House Republicans withdrew the contentious American Health Care Act Friday after failing to secure enough votes to pass it.
"I'm disappointed that we were not able to move forward with today's vote as the American Health Care Act was a good first step to repealing Obamacare and creating a patient-covered health care system," Black said in a statement Friday provided to TheBlaze.
The Tennessee lawmaker and former nurse told TheBlaze just last week that she viewed part of her "responsibility" as Budget chair to ensure other House Republicans understood just what the health care legislation entailed.
The AHCA was adamantly opposed by members of the House Freedom Caucus which argued that the bill did not go far enough with provision its members said are important to conservatives.
"It's critical that Republicans come together on this issue to find real solutions because Obamacare is doing serious damage to the people of my district," Black said Friday. "I remain committed to repealing Obamacare and pushing for solutions that lower costs, increase access and put patients back in charge of their health care."

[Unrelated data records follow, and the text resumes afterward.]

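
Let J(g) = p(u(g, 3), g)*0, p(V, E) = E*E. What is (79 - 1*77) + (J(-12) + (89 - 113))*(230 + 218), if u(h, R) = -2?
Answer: -10750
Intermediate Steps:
p(V, E) = E²
J(g) = 0 (J(g) = g²*0 = 0)
(79 - 1*77) + (J(-12) + (89 - 113))*(230 + 218) = (79 - 1*77) + (0 + (89 - 113))*(230 + 218) = (79 - 77) + (0 - 24)*448 = 2 - 24*448 = 2 - 10752 = -10750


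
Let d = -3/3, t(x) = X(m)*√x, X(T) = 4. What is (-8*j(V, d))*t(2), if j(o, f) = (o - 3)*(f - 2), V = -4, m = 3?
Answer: -672*√2 ≈ -950.35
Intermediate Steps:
t(x) = 4*√x
d = -1 (d = -3*⅓ = -1)
j(o, f) = (-3 + o)*(-2 + f)
(-8*j(V, d))*t(2) = (-8*(6 - 3*(-1) - 2*(-4) - 1*(-4)))*(4*√2) = (-8*(6 + 3 + 8 + 4))*(4*√2) = (-8*21)*(4*√2) = -672*√2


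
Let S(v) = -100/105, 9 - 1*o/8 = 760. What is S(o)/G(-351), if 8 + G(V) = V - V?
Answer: 5/42 ≈ 0.11905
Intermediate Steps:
o = -6008 (o = 72 - 8*760 = 72 - 6080 = -6008)
S(v) = -20/21 (S(v) = -100*1/105 = -20/21)
G(V) = -8 (G(V) = -8 + (V - V) = -8 + 0 = -8)
S(o)/G(-351) = -20/21/(-8) = -20/21*(-1/8) = 5/42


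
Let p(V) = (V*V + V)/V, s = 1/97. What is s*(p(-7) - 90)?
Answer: -96/97 ≈ -0.98969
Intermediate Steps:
s = 1/97 ≈ 0.010309
p(V) = (V + V²)/V (p(V) = (V² + V)/V = (V + V²)/V)
s*(p(-7) - 90) = ((1 - 7) - 90)/97 = (-6 - 90)/97 = (1/97)*(-96) = -96/97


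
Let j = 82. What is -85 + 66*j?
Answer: 5327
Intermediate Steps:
-85 + 66*j = -85 + 66*82 = -85 + 5412 = 5327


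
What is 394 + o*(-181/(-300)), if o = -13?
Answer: 115847/300 ≈ 386.16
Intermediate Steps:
394 + o*(-181/(-300)) = 394 - (-2353)/(-300) = 394 - (-2353)*(-1)/300 = 394 - 13*181/300 = 394 - 2353/300 = 115847/300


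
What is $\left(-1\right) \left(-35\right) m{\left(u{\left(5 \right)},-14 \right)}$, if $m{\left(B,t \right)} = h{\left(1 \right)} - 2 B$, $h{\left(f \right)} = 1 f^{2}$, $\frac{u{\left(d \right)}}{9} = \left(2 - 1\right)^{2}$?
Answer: $-595$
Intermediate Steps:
$u{\left(d \right)} = 9$ ($u{\left(d \right)} = 9 \left(2 - 1\right)^{2} = 9 \cdot 1^{2} = 9 \cdot 1 = 9$)
$h{\left(f \right)} = f^{2}$
$m{\left(B,t \right)} = 1 - 2 B$ ($m{\left(B,t \right)} = 1^{2} - 2 B = 1 - 2 B$)
$\left(-1\right) \left(-35\right) m{\left(u{\left(5 \right)},-14 \right)} = \left(-1\right) \left(-35\right) \left(1 - 18\right) = 35 \left(1 - 18\right) = 35 \left(-17\right) = -595$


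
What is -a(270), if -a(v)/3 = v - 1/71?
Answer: 57507/71 ≈ 809.96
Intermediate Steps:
a(v) = 3/71 - 3*v (a(v) = -3*(v - 1/71) = -3*(-1/71 + v) = 3/71 - 3*v)
-a(270) = -(3/71 - 3*270) = -(3/71 - 810) = -1*(-57507/71) = 57507/71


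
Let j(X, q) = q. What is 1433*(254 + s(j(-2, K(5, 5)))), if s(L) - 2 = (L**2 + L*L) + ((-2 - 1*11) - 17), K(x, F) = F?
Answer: 395508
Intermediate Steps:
s(L) = -28 + 2*L**2 (s(L) = 2 + ((L**2 + L*L) + ((-2 - 1*11) - 17)) = 2 + ((L**2 + L**2) + ((-2 - 11) - 17)) = 2 + (2*L**2 + (-13 - 17)) = 2 + (2*L**2 - 30) = 2 + (-30 + 2*L**2) = -28 + 2*L**2)
1433*(254 + s(j(-2, K(5, 5)))) = 1433*(254 + (-28 + 2*5**2)) = 1433*(254 + (-28 + 2*25)) = 1433*(254 + (-28 + 50)) = 1433*(254 + 22) = 1433*276 = 395508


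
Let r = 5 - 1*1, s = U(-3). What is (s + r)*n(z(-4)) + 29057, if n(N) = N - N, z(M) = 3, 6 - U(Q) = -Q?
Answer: 29057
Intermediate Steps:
U(Q) = 6 + Q (U(Q) = 6 - (-1)*Q = 6 + Q)
s = 3 (s = 6 - 3 = 3)
r = 4 (r = 5 - 1 = 4)
n(N) = 0
(s + r)*n(z(-4)) + 29057 = (3 + 4)*0 + 29057 = 7*0 + 29057 = 0 + 29057 = 29057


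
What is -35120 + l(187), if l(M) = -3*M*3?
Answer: -36803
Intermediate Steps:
l(M) = -9*M
-35120 + l(187) = -35120 - 9*187 = -35120 - 1683 = -36803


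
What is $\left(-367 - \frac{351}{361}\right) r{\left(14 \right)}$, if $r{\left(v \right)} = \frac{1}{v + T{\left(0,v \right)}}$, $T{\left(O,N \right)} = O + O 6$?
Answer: $- \frac{66419}{2527} \approx -26.284$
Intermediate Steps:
$T{\left(O,N \right)} = 7 O$ ($T{\left(O,N \right)} = O + 6 O = 7 O$)
$r{\left(v \right)} = \frac{1}{v}$ ($r{\left(v \right)} = \frac{1}{v + 7 \cdot 0} = \frac{1}{v + 0} = \frac{1}{v}$)
$\left(-367 - \frac{351}{361}\right) r{\left(14 \right)} = \frac{-367 - \frac{351}{361}}{14} = \left(-367 - \frac{351}{361}\right) \frac{1}{14} = \left(- \frac{132838}{361}\right) \frac{1}{14} = - \frac{66419}{2527}$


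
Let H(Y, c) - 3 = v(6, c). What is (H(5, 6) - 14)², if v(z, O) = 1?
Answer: 100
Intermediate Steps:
H(Y, c) = 4 (H(Y, c) = 3 + 1 = 4)
(H(5, 6) - 14)² = (4 - 14)² = (-10)² = 100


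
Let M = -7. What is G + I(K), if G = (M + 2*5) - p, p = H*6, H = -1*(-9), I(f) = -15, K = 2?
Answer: -66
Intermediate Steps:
H = 9
p = 54 (p = 9*6 = 54)
G = -51 (G = (-7 + 2*5) - 1*54 = (-7 + 10) - 54 = 3 - 54 = -51)
G + I(K) = -51 - 15 = -66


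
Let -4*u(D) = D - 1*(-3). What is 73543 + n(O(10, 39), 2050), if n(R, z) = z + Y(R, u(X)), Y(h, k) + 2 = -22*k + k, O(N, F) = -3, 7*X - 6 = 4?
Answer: 302457/4 ≈ 75614.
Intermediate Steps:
X = 10/7 (X = 6/7 + (⅐)*4 = 6/7 + 4/7 = 10/7 ≈ 1.4286)
u(D) = -¾ - D/4 (u(D) = -(D - 1*(-3))/4 = -(D + 3)/4 = -(3 + D)/4 = -¾ - D/4)
Y(h, k) = -2 - 21*k (Y(h, k) = -2 + (-22*k + k) = -2 - 21*k)
n(R, z) = 85/4 + z (n(R, z) = z + (-2 - 21*(-¾ - ¼*10/7)) = z + (-2 - 21*(-¾ - 5/14)) = z + (-2 - 21*(-31/28)) = z + (-2 + 93/4) = z + 85/4 = 85/4 + z)
73543 + n(O(10, 39), 2050) = 73543 + (85/4 + 2050) = 73543 + 8285/4 = 302457/4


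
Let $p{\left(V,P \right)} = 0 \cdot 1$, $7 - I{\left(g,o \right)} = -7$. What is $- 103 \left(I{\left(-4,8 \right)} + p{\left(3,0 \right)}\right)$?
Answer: $-1442$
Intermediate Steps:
$I{\left(g,o \right)} = 14$ ($I{\left(g,o \right)} = 7 - -7 = 7 + 7 = 14$)
$p{\left(V,P \right)} = 0$
$- 103 \left(I{\left(-4,8 \right)} + p{\left(3,0 \right)}\right) = - 103 \left(14 + 0\right) = \left(-103\right) 14 = -1442$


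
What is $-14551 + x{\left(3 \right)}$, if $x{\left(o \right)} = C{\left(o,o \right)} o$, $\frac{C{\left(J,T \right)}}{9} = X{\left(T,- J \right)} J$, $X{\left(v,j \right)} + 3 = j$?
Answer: $-15037$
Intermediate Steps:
$X{\left(v,j \right)} = -3 + j$
$C{\left(J,T \right)} = 9 J \left(-3 - J\right)$ ($C{\left(J,T \right)} = 9 \left(-3 - J\right) J = 9 J \left(-3 - J\right)$)
$x{\left(o \right)} = - 9 o^{2} \left(3 + o\right)$ ($x{\left(o \right)} = - 9 o \left(3 + o\right) o = - 9 o^{2} \left(3 + o\right)$)
$-14551 + x{\left(3 \right)} = -14551 + 9 \cdot 3^{2} \left(-3 - 3\right) = -14551 + 9 \cdot 9 \left(-3 - 3\right) = -14551 + 9 \cdot 9 \left(-6\right) = -14551 - 486 = -15037$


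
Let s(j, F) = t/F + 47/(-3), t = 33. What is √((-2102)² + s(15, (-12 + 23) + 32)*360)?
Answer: 14*√41631181/43 ≈ 2100.7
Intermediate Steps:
s(j, F) = -47/3 + 33/F (s(j, F) = 33/F + 47/(-3) = 33/F + 47*(-⅓) = 33/F - 47/3 = -47/3 + 33/F)
√((-2102)² + s(15, (-12 + 23) + 32)*360) = √((-2102)² + (-47/3 + 33/((-12 + 23) + 32))*360) = √(4418404 + (-47/3 + 33/(11 + 32))*360) = √(4418404 + (-47/3 + 33/43)*360) = √(4418404 - 1922/129*360) = √(4418404 - 230640/43) = √(189760732/43) = 14*√41631181/43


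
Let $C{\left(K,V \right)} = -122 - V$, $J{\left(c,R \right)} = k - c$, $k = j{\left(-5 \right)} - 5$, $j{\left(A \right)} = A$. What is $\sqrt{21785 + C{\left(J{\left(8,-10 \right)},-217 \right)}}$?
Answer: $2 \sqrt{5470} \approx 147.92$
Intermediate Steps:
$k = -10$ ($k = -5 - 5 = -10$)
$J{\left(c,R \right)} = -10 - c$
$\sqrt{21785 + C{\left(J{\left(8,-10 \right)},-217 \right)}} = \sqrt{21785 - -95} = \sqrt{21785 + \left(-122 + 217\right)} = \sqrt{21785 + 95} = \sqrt{21880} = 2 \sqrt{5470}$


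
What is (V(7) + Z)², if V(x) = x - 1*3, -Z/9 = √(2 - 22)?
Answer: -1604 - 144*I*√5 ≈ -1604.0 - 321.99*I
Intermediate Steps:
Z = -18*I*√5 (Z = -9*√(2 - 22) = -18*I*√5 ≈ -40.249*I)
V(x) = -3 + x (V(x) = x - 3 = -3 + x)
(V(7) + Z)² = ((-3 + 7) - 18*I*√5)² = (4 - 18*I*√5)²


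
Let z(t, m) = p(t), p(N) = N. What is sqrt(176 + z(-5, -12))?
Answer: 3*sqrt(19) ≈ 13.077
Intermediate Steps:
z(t, m) = t
sqrt(176 + z(-5, -12)) = sqrt(176 - 5) = sqrt(171) = 3*sqrt(19)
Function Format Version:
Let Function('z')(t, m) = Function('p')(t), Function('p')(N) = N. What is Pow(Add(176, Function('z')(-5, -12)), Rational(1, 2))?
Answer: Mul(3, Pow(19, Rational(1, 2))) ≈ 13.077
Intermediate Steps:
Function('z')(t, m) = t
Pow(Add(176, Function('z')(-5, -12)), Rational(1, 2)) = Pow(Add(176, -5), Rational(1, 2)) = Pow(171, Rational(1, 2)) = Mul(3, Pow(19, Rational(1, 2)))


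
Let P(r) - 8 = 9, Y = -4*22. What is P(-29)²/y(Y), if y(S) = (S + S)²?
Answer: 289/30976 ≈ 0.0093298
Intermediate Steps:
Y = -88
P(r) = 17 (P(r) = 8 + 9 = 17)
y(S) = 4*S² (y(S) = (2*S)² = 4*S²)
P(-29)²/y(Y) = 17²/((4*(-88)²)) = 289/((4*7744)) = 289/30976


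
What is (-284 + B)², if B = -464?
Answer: 559504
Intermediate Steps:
(-284 + B)² = (-284 - 464)² = (-748)² = 559504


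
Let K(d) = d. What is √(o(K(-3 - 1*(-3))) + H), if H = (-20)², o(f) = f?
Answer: 20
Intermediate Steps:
H = 400
√(o(K(-3 - 1*(-3))) + H) = √((-3 - 1*(-3)) + 400) = √((-3 + 3) + 400) = √(0 + 400) = √400 = 20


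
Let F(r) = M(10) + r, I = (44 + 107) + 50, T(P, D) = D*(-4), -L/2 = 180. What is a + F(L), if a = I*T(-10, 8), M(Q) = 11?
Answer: -6781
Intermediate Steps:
L = -360 (L = -2*180 = -360)
T(P, D) = -4*D
I = 201 (I = 151 + 50 = 201)
F(r) = 11 + r
a = -6432 (a = 201*(-4*8) = 201*(-32) = -6432)
a + F(L) = -6432 + (11 - 360) = -6432 - 349 = -6781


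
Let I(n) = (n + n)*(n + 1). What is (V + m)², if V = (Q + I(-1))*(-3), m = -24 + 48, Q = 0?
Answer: 576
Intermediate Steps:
I(n) = 2*n*(1 + n) (I(n) = (2*n)*(1 + n) = 2*n*(1 + n))
m = 24
V = 0 (V = (0 + 2*(-1)*(1 - 1))*(-3) = (0 + 2*(-1)*0)*(-3) = (0 + 0)*(-3) = 0*(-3) = 0)
(V + m)² = (0 + 24)² = 24² = 576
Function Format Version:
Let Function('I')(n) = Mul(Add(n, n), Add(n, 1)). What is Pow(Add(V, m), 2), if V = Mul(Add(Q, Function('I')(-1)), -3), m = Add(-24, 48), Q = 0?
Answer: 576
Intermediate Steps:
Function('I')(n) = Mul(2, n, Add(1, n)) (Function('I')(n) = Mul(Mul(2, n), Add(1, n)) = Mul(2, n, Add(1, n)))
m = 24
V = 0 (V = Mul(Add(0, Mul(2, -1, Add(1, -1))), -3) = Mul(Add(0, Mul(2, -1, 0)), -3) = Mul(Add(0, 0), -3) = Mul(0, -3) = 0)
Pow(Add(V, m), 2) = Pow(Add(0, 24), 2) = Pow(24, 2) = 576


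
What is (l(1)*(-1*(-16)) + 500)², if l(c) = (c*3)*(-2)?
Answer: 163216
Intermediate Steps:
l(c) = -6*c (l(c) = (3*c)*(-2) = -6*c)
(l(1)*(-1*(-16)) + 500)² = ((-6*1)*(-1*(-16)) + 500)² = (-6*16 + 500)² = (-96 + 500)² = 404² = 163216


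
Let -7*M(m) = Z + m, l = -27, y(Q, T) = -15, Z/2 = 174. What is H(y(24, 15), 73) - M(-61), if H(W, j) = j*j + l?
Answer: 5343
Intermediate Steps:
Z = 348 (Z = 2*174 = 348)
M(m) = -348/7 - m/7 (M(m) = -(348 + m)/7 = -348/7 - m/7)
H(W, j) = -27 + j**2 (H(W, j) = j*j - 27 = j**2 - 27 = -27 + j**2)
H(y(24, 15), 73) - M(-61) = (-27 + 73**2) - (-348/7 - 1/7*(-61)) = (-27 + 5329) - (-348/7 + 61/7) = 5302 - 1*(-41) = 5302 + 41 = 5343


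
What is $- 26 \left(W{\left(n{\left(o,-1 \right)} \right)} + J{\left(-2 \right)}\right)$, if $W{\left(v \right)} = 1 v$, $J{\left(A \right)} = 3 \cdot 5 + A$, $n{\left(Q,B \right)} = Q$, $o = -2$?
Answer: $-286$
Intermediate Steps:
$J{\left(A \right)} = 15 + A$
$W{\left(v \right)} = v$
$- 26 \left(W{\left(n{\left(o,-1 \right)} \right)} + J{\left(-2 \right)}\right) = - 26 \left(-2 + \left(15 - 2\right)\right) = - 26 \left(-2 + 13\right) = \left(-26\right) 11 = -286$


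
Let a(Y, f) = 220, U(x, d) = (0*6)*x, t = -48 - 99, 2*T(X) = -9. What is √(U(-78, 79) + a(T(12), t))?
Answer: 2*√55 ≈ 14.832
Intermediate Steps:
T(X) = -9/2 (T(X) = (½)*(-9) = -9/2)
t = -147
U(x, d) = 0 (U(x, d) = 0*x = 0)
√(U(-78, 79) + a(T(12), t)) = √(0 + 220) = √220 = 2*√55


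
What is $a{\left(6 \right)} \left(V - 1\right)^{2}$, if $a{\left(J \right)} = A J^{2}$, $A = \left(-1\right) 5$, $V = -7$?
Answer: $-11520$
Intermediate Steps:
$A = -5$
$a{\left(J \right)} = - 5 J^{2}$
$a{\left(6 \right)} \left(V - 1\right)^{2} = - 5 \cdot 6^{2} \left(-7 - 1\right)^{2} = \left(-5\right) 36 \left(-8\right)^{2} = \left(-180\right) 64 = -11520$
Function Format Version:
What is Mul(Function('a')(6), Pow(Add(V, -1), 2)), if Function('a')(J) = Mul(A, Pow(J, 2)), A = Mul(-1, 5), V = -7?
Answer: -11520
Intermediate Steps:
A = -5
Function('a')(J) = Mul(-5, Pow(J, 2))
Mul(Function('a')(6), Pow(Add(V, -1), 2)) = Mul(Mul(-5, Pow(6, 2)), Pow(Add(-7, -1), 2)) = Mul(Mul(-5, 36), Pow(-8, 2)) = Mul(-180, 64) = -11520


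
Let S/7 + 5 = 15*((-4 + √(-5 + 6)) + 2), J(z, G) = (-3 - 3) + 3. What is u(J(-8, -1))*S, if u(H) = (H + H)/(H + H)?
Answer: -140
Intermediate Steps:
J(z, G) = -3 (J(z, G) = -6 + 3 = -3)
S = -140 (S = -35 + 7*(15*((-4 + √(-5 + 6)) + 2)) = -35 + 7*(15*((-4 + √1) + 2)) = -35 + 7*(15*((-4 + 1) + 2)) = -35 + 7*(15*(-3 + 2)) = -35 + 7*(15*(-1)) = -35 + 7*(-15) = -35 - 105 = -140)
u(H) = 1 (u(H) = (2*H)/((2*H)) = (2*H)*(1/(2*H)) = 1)
u(J(-8, -1))*S = 1*(-140) = -140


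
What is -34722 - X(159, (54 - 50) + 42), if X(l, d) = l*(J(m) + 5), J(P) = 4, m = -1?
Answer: -36153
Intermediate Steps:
X(l, d) = 9*l (X(l, d) = l*(4 + 5) = l*9 = 9*l)
-34722 - X(159, (54 - 50) + 42) = -34722 - 9*159 = -34722 - 1*1431 = -34722 - 1431 = -36153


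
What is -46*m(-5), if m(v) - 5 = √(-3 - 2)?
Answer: -230 - 46*I*√5 ≈ -230.0 - 102.86*I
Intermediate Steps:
m(v) = 5 + I*√5 (m(v) = 5 + √(-3 - 2) = 5 + √(-5) = 5 + I*√5)
-46*m(-5) = -46*(5 + I*√5) = -230 - 46*I*√5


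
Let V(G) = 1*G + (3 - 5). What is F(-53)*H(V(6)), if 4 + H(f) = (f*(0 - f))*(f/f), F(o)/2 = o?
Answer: 2120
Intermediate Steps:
F(o) = 2*o
V(G) = -2 + G (V(G) = G - 2 = -2 + G)
H(f) = -4 - f**2 (H(f) = -4 + (f*(0 - f))*(f/f) = -4 + (f*(-f))*1 = -4 - f**2*1 = -4 - f**2)
F(-53)*H(V(6)) = (2*(-53))*(-4 - (-2 + 6)**2) = -106*(-4 - 1*4**2) = -106*(-4 - 1*16) = -106*(-4 - 16) = -106*(-20) = 2120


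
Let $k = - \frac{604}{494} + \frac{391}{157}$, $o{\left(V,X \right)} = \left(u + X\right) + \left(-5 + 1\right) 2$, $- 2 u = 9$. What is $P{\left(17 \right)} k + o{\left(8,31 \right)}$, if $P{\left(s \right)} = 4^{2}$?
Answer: $\frac{3008039}{77558} \approx 38.784$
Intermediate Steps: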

House Speaker Paul Ryan (R-Wis.) also addressed the major setback Friday afternoon in a press conference, in which he said he was still "really proud" of the bill which Republicans put forth.
"We came really close today, but we came up short," Ryan said.
In a phone call with the Washington Post's Robert Costa Friday, President Donald Trump handed down heavy blame on House Democrats for the AHCA's failure – despite opposition from conservative lawmakers as well.
Trump contended that Democrats will eventually want to work with him to change the Affordable Care Act — dubbed Obamacare.
"As you know, I've been saying for years that the best thing is to let Obamacare explode and then go make a deal with the Democrats and have one unified deal," Trump told the Washington Post. "And they will come to us; we won't have to come to them."